Saturday 2 October 2021

A Good Night's Sleep

          Almost a year has passed since we moved from Manchester city centre, where we had lived for twenty-five years. One of the drivers, for me, was to get away from the city’s night life – the drink and drug-fuelled frenzy (from which I had been retired for years before we even lived there). The scene just seemed to be getting noisier and messier – or else it was me getting older. Whichever. Just before bedtime, my level of anxiety would rise as I chose whether to keep the window open and plug my ears or close it and sweat it out. I used to hope for biblical overnight downpours to wash the revellers from the streets. It rarely happened, despite the city’s rainy reputation.

          We now live in Plymouth, in a flat on the first floor of a low-rise block just outside the centre. The river is in front of us, the communal garden behind and the access road is a cul-de-sac, all of which adds up to quiet nights. Quiet as a grave, I think sometimes when I wake and imagine I am prematurely embalmed. But I was back in Manchester last week, re-living the other nightmare.

          Before I caught the train, I attended the clinic for the annual old-person ‘flu jab session. It’s funny how one doesn’t think of oneself as old until one finds oneself in a queue of one’s contemporaries. I stood as erect as possible so as not to be mistaken for a crock. Still, when my turn came I was offered a pneumonia jab as well (in the other arm). “What?” I said, unaware there was such a thing. “Yes,” said the nurse, “We offer it to everyone over a certain age.” Thus was my ego punctured, along with my arms.
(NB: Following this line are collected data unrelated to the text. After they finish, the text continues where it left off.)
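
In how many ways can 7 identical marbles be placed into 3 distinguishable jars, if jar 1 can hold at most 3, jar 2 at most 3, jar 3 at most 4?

Ignoring the caps, the number of non-negative solutions to x_1+…+x_3 = 7 is C(9,2) = 36.
Subtract solutions that violate a single cap (substitute x_i' = x_i − (cap_i+1)): x_1 ≥ 4 gives C(5,2) = 10; x_2 ≥ 4 gives C(5,2) = 10; x_3 ≥ 5 gives C(4,2) = 6. Together 26.
No two caps can be exceeded simultaneously, so the pair terms are all 0.
By inclusion–exclusion the count is 36 − 26 + 0 = 10.

10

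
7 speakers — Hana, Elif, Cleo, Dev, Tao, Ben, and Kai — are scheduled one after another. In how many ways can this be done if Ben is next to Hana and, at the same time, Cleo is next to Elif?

Treat {Ben,Hana} as one block (2 orders) and {Cleo,Elif} as another (2 orders).
That leaves 5 units to arrange: 2 × 2 × 5! = 4 × 120 = 480.

480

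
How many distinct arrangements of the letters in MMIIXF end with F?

30

With the last slot taken by F, it remains to arrange the other 5 letters (MMIIX).
Those 5 letters have I appearing twice and M appearing twice, giving (5)!/(2!·2!) = 30.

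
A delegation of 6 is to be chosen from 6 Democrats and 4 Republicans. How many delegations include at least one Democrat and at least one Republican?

Unrestricted: C(10,6) = 210 ways to pick any 6 of the 10.
Subtract selections that omit an entire group: no Democrats → C(4,6) = 0; no Republicans → C(6,6) = 1.
Both groups omitted at once is impossible, so 210 − 1 = 209.

209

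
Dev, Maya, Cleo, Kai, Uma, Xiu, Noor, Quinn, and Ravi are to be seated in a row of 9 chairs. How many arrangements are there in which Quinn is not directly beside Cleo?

282240

There are 9! = 362880 arrangements in all. If Quinn and Cleo are adjacent, merging them into one block gives 2·(8)! = 80640 arrangements.
Complementary counting: 362880 − 80640 = 282240.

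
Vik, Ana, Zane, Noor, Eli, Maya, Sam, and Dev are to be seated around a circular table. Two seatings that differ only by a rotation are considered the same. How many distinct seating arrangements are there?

Around a circle, 8 distinct people have 8!/8 = (7)! = 5040 rotationally distinct seatings.

5040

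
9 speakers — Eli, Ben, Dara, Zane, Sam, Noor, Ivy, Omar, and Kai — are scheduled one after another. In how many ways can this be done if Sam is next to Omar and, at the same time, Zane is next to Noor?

20160

Treat {Sam,Omar} as one block (2 orders) and {Zane,Noor} as another (2 orders).
That leaves 7 units to arrange: 2 × 2 × 7! = 4 × 5040 = 20160.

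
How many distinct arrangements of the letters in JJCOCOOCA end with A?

Fix A in the last position and arrange the remaining 8 letters.
Those 8 letters have C appearing 3 times, J appearing twice, and O appearing 3 times, giving (8)!/(3!·3!·2!) = 560.

560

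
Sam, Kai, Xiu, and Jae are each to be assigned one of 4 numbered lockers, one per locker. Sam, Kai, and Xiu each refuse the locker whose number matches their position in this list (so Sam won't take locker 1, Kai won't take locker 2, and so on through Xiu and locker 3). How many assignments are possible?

11

Let Aᵢ (for i ∈ {1, 2, 3}) be the placements that put person i in their forbidden locker. Any j of these fix j positions, leaving (4−j)! ways to fill the rest, and there are C(3,j) ways to pick which j.
By inclusion–exclusion, the number of valid placements is Σ_{j=0}^{3} (−1)^j C(3,j)·(4−j)!.
Computing: 24 − 18 + 6 − 1 = 11.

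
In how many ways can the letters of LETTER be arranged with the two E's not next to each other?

Total arrangements of LETTER: 6!/(2!·2!) = 180.
Arrangements with the E's together: treat EE as one letter, giving (5)!/(2!) = 60.
Hence 180 − 60 = 120.

120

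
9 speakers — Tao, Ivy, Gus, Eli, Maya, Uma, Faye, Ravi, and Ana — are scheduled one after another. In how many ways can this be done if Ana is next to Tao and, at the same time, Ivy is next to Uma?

20160

Treat {Ana,Tao} as one block (2 orders) and {Ivy,Uma} as another (2 orders).
That leaves 7 units to arrange: 2 × 2 × 7! = 4 × 5040 = 20160.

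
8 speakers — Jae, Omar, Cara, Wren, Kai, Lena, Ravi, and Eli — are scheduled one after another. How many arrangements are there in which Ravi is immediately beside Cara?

Place the 6 others and the Ravi-Cara pair as 7 objects in a line; the pair has 2 internal arrangements.
So the count is 2·(7)! = 10080.

10080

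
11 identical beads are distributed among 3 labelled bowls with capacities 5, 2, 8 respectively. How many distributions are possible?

By stars and bars, unrestricted non-negative solutions to x_1+…+x_3 = 11 number C(11+2,2) = 78.
Subtract solutions that violate a single cap (substitute x_i' = x_i − (cap_i+1)): x_1 ≥ 6 gives C(7,2) = 21; x_2 ≥ 3 gives C(10,2) = 45; x_3 ≥ 9 gives C(4,2) = 6. Together 72.
Add back pairs where two caps are both exceeded: 6 + 0 + 0 = 6.
By inclusion–exclusion the count is 78 − 72 + 6 = 12.

12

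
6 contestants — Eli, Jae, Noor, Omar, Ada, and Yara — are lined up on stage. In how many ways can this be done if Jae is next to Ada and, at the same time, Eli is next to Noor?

96

Treat {Jae,Ada} as one block (2 orders) and {Eli,Noor} as another (2 orders).
That leaves 4 units to arrange: 2 × 2 × 4! = 4 × 24 = 96.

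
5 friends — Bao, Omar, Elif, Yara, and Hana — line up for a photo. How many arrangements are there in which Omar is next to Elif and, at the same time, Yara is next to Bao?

24

Treat {Omar,Elif} as one block (2 orders) and {Yara,Bao} as another (2 orders).
That leaves 3 units to arrange: 2 × 2 × 3! = 4 × 6 = 24.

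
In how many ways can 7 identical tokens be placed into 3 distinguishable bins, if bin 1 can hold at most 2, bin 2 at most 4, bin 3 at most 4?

9

By stars and bars, unrestricted non-negative solutions to x_1+…+x_3 = 7 number C(7+2,2) = 36.
Subtract solutions that violate a single cap (substitute x_i' = x_i − (cap_i+1)): x_1 ≥ 3 gives C(6,2) = 15; x_2 ≥ 5 gives C(4,2) = 6; x_3 ≥ 5 gives C(4,2) = 6. Together 27.
No two caps can be exceeded simultaneously, so the pair terms are all 0.
By inclusion–exclusion the count is 36 − 27 + 0 = 9.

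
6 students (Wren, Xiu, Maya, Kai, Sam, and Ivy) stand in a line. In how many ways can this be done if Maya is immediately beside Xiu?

240

Treat {Maya, Xiu} as a single unit. There are 5 units to order, and the pair itself can be ordered 2 ways.
So the count is 2·(5)! = 240.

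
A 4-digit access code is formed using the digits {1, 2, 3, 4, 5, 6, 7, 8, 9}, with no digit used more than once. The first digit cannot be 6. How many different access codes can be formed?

The first digit has 9−1 = 8 choices (anything except 6).
The remaining 3 digits are filled from the other 8 symbols without repetition: 8 × 7 × 6 = 336.
Total: 8 × 336 = 2688.

2688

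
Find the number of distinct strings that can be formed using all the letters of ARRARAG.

The 7 letters of ARRARAG have repeats: A appearing 3 times and R appearing 3 times.
The number of distinct arrangements is 7!/(3!·3!) = 5040/36 = 140.

140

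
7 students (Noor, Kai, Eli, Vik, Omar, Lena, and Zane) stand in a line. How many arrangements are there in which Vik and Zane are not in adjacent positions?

There are 7! = 5040 arrangements in all. If Vik and Zane are adjacent, merging them into one block gives 2·(6)! = 1440 arrangements.
Complementary counting: 5040 − 1440 = 3600.

3600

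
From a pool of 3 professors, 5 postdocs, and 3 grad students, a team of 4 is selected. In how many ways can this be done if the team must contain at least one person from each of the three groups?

Unrestricted: C(11,4) = 330 ways to pick any 4 of the 11.
Subtract selections that omit an entire group: no professors → C(8,4) = 70; no postdocs → C(6,4) = 15; no grad students → C(8,4) = 70.
Add back selections omitting two groups (i.e. drawn from a single group): C(3,4) + C(5,4) + C(3,4) = 5.
By inclusion–exclusion: 330 − 155 + 5 = 180.

180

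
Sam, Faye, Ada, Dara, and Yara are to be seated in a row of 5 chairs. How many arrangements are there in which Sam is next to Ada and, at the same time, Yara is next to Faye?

Treat {Sam,Ada} as one block (2 orders) and {Yara,Faye} as another (2 orders).
That leaves 3 units to arrange: 2 × 2 × 3! = 4 × 6 = 24.

24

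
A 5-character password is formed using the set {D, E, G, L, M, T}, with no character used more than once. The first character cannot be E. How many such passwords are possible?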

          The train arrived at Manchester Piccadilly just as Saturday evening was gearing up. The station was swarming with football fans and people arriving for a night on the town. It was warm, and the girls were dressed as if for a beach party. The streets were full of the new term’s students, gaggles of freshers marked by their wide-eyed, eager excitement and ill-matched outfits. I saw two of them pouring vodka into a fruit juice carton outside a Spar shop. I walked past a block of flats and caught the eye of two girls sitting at an open window on the second floor. They waved and called out, “It’s Saturday night!” I did my best to look pleased for them.
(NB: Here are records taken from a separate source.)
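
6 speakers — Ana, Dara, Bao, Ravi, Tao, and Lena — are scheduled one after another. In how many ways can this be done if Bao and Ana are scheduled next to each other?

Glue Bao and Ana into one block (2 internal orders), leaving 5 units to arrange in a row.
So the count is 2·(5)! = 240.

240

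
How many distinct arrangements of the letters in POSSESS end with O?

30

With the last slot taken by O, it remains to arrange the other 6 letters (PSSESS).
Those 6 letters have S appearing 4 times, giving (6)!/(4!) = 30.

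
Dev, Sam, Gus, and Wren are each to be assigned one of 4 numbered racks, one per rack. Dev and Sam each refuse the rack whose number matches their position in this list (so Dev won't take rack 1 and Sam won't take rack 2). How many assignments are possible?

Let Aᵢ (for i ∈ {1, 2}) be the placements that put person i in their forbidden rack. Any j of these fix j positions, leaving (4−j)! ways to fill the rest, and there are C(2,j) ways to pick which j.
By inclusion–exclusion, the number of valid placements is Σ_{j=0}^{2} (−1)^j C(2,j)·(4−j)!.
Computing: 24 − 12 + 2 = 14.

14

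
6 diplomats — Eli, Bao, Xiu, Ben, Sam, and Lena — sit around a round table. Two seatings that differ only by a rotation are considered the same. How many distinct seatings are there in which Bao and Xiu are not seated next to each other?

Without the restriction there are (5)! = 120 seatings.
Seatings with Bao beside Xiu: treat them as a block with 2 internal orders, giving 2 × (4)! = 48.
Subtracting, 120 − 48 = 72.

72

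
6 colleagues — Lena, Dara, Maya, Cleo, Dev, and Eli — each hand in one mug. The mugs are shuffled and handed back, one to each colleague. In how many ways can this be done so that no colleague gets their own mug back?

This is the derangement count D_6: permutations of 6 items with no fixed point.
By inclusion–exclusion this is Σ_{j=0}^{6} (−1)^j C(6,j)·(6−j)!.
Computing: 720 − 720 + 360 − 120 + 30 − 6 + 1 = 265.

265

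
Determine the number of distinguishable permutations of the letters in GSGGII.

60

GSGGII has 6 letters with G appearing 3 times and I appearing twice.
Dividing 6! = 720 by 3!·2! = 12 for the repeated letters gives 60.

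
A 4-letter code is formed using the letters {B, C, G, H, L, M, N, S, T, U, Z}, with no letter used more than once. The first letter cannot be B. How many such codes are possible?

The first letter has 11−1 = 10 choices (anything except B).
The remaining 3 letters are filled from the other 10 symbols without repetition: 10 × 9 × 8 = 720.
Total: 10 × 720 = 7200.

7200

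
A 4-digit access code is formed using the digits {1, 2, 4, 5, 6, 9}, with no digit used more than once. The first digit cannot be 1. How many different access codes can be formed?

300

The first digit has 6−1 = 5 choices (anything except 1).
The remaining 3 digits are filled from the other 5 symbols without repetition: 5 × 4 × 3 = 60.
Total: 5 × 60 = 300.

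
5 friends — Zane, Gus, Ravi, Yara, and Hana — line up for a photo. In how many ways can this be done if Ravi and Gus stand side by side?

Place the 3 others and the Ravi-Gus pair as 4 objects in a line; the pair has 2 internal arrangements.
That gives 2 × 4! = 2 × 24 = 48.

48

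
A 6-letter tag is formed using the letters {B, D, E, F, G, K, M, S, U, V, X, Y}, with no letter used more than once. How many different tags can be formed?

With no repetition, fill the 6 letters in order: 12 choices, then 11, down to 7.
That product is 12 × 11 × 10 × 9 × 8 × 7 = 665280.

665280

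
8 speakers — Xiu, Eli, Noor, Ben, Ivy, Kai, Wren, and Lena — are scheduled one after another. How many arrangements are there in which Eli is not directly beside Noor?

There are 8! = 40320 arrangements in all. If Eli and Noor are adjacent, merging them into one block gives 2·(7)! = 10080 arrangements.
Complementary counting: 40320 − 10080 = 30240.

30240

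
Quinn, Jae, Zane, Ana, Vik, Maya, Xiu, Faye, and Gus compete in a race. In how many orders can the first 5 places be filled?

This is an ordered selection of 5 from 9: P(9,5).
That gives 9 × 8 × 7 × 6 × 5 = 15120.

15120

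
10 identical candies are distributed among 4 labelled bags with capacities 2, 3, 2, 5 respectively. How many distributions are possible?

Ignoring the caps, the number of non-negative solutions to x_1+…+x_4 = 10 is C(13,3) = 286.
Subtract solutions that violate a single cap (substitute x_i' = x_i − (cap_i+1)): x_1 ≥ 3 gives C(10,3) = 120; x_2 ≥ 4 gives C(9,3) = 84; x_3 ≥ 3 gives C(10,3) = 120; x_4 ≥ 6 gives C(7,3) = 35. Together 359.
Add back pairs where two caps are both exceeded: 20 + 35 + 4 + 20 + 1 + 4 = 84.
Subtract triples: 1 + 0 + 0 + 0 = 1.
By inclusion–exclusion the count is 286 − 359 + 84 − 1 = 10.

10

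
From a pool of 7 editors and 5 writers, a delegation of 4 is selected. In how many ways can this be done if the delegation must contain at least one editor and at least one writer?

455

Unrestricted: C(12,4) = 495 ways to pick any 4 of the 12.
Selections missing a whole group: no editors → C(5,4) = 5; no writers → C(7,4) = 35.
Both groups omitted at once is impossible, so 495 − 40 = 455.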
          I was staying in a flat we own and rent out. The long-term tenants had moved out and I was there to fix the place up and organise a new let. I was there for a week. I went to bed early that night, overcome by a delayed feverish reaction to the vaccination(s) I’d had in the morning. When I woke, it was midnight and there was dance music leaking through the walls and the clamour of drunken disorderliness coming through the open window. I was feeling better, however, so I got up and pottered around for a while, making to-do lists and checking the inventory. Back in bed, I succeeded in nodding off by reading a boring novel. The last time I looked at the clock it was 05.00.

          I am back at home now and, having had an unbroken night’s sleep, feeling just a little younger. I enjoyed being in Manchester. It was good to see old friends again, to feel at home in the streets and to get great coffee in half a dozen favourite places. I might still be living there, but for the nightlife. But then it wouldn’t be Manchester, would it?